Researchers at Drexel University say they have found a scalable way to convert MXene, a conductive two-dimensional nanomaterial, into tiny scroll-like tubes that could improve batteries, sensors and flexible electronics. The work, reported on March 31, 2026, is aimed at solving a familiar materials problem: how to keep the performance advantages of a nanomaterial while making it easier to process at scale.

From flat MXene flakes to open conductive tubes

The team says it formed nanoscrolls by starting with multilayer MXene flakes and altering the chemical environment so the layers curl inward rather than remain stacked. That change creates a more open geometry for ions and molecules to move through, instead of forcing them to navigate tightly packed sheets.

In the researchers’ description, the resulting structures are only about 100 times thinner than a human hair, but they are designed to preserve MXene’s conductivity while reducing the confinement that can slow transport in layered materials. The method was reported in Advanced Materials.

Why the scroll shape matters for batteries and sensors

The key technical advantage is access. In a conventional stacked 2D material, active surfaces can be buried between layers, which makes it harder for ions or analytes to reach them efficiently.

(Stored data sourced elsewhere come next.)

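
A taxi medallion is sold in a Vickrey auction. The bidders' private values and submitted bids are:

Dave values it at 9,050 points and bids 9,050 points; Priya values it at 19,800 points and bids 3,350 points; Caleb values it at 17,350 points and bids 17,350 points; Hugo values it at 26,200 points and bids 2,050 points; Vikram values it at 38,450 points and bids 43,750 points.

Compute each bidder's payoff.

Sorted high to low: Vikram 43,750 points, then Caleb 17,350 points, then Dave 9,050 points, then Priya 3,350 points, then Hugo 2,050 points.
Vikram has the top bid and wins; the price is the second-highest bid, 17,350 points.
Vikram's payoff = 38,450 points − 17,350 points = 21,100 points. All other bidders lose, so their payoff is 0.

Payoffs: Dave 0 points, Priya 0 points, Caleb 0 points, Hugo 0 points, Vikram 21,100 points.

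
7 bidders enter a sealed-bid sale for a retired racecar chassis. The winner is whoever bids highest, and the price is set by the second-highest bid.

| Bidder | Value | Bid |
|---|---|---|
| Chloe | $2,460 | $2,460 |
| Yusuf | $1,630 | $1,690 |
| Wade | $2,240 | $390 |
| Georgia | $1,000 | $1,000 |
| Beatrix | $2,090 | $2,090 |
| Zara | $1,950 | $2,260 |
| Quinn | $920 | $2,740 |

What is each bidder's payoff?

Payoffs: Chloe $0, Yusuf $0, Wade $0, Georgia $0, Beatrix $0, Zara $0, Quinn -$1,540.

Ordered from highest: Quinn $2,740 > Chloe $2,460 > Zara $2,260 > Beatrix $2,090 > Yusuf $1,690 > Georgia $1,000 > Wade $390.
Quinn has the top bid and wins; the price is the second-highest bid, $2,460.
Quinn's payoff = $920 − $2,460 = -$1,540. All other bidders lose, so their payoff is 0.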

A scroll-like form creates a hollow interior and a more exposed surface, which could improve performance in electrochemical capacitors, gas sensors and biosensors.

The same structure could also help in battery electrodes and desalination systems, where faster movement of ions is often a limiting factor. Drexel’s researchers also said the geometry may strengthen polymers and metals when used as a reinforcement material.

A scalable process with broader manufacturing implications

One of the most newsworthy details is the reported scale: the team said it produced 10 grams of nanoscrolls with controlled physical and chemical properties. That does not amount to commercial production, but it is a meaningful step beyond proof-of-concept synthesis, especially in a field where reproducibility often determines whether a material can move from the lab into device development.

The researchers also said they could align the scrolls in solution with an electric field, a feature that could matter for conductive coatings and smart textiles. If that control holds up in larger-format processing, it could make MXene-based materials more relevant to wearable electronics and flexible components.

MXene’s next test is practical deployment, not just performance

The study adds to growing interest in MXenes as a family of nanomaterials that can be easier to process than graphene while offering strong conductivity and rich surface chemistry. The open question is whether the nanoscroll format can be integrated into manufacturable devices without losing the control that makes the new shape useful in the first place.

For now, the advance is less a finished product than a clearer route toward usable MXene-based films, coatings and wires at room temperature, which is the kind of processing flexibility that can shape whether a nanomaterial stays in the lab or reaches industrial design teams.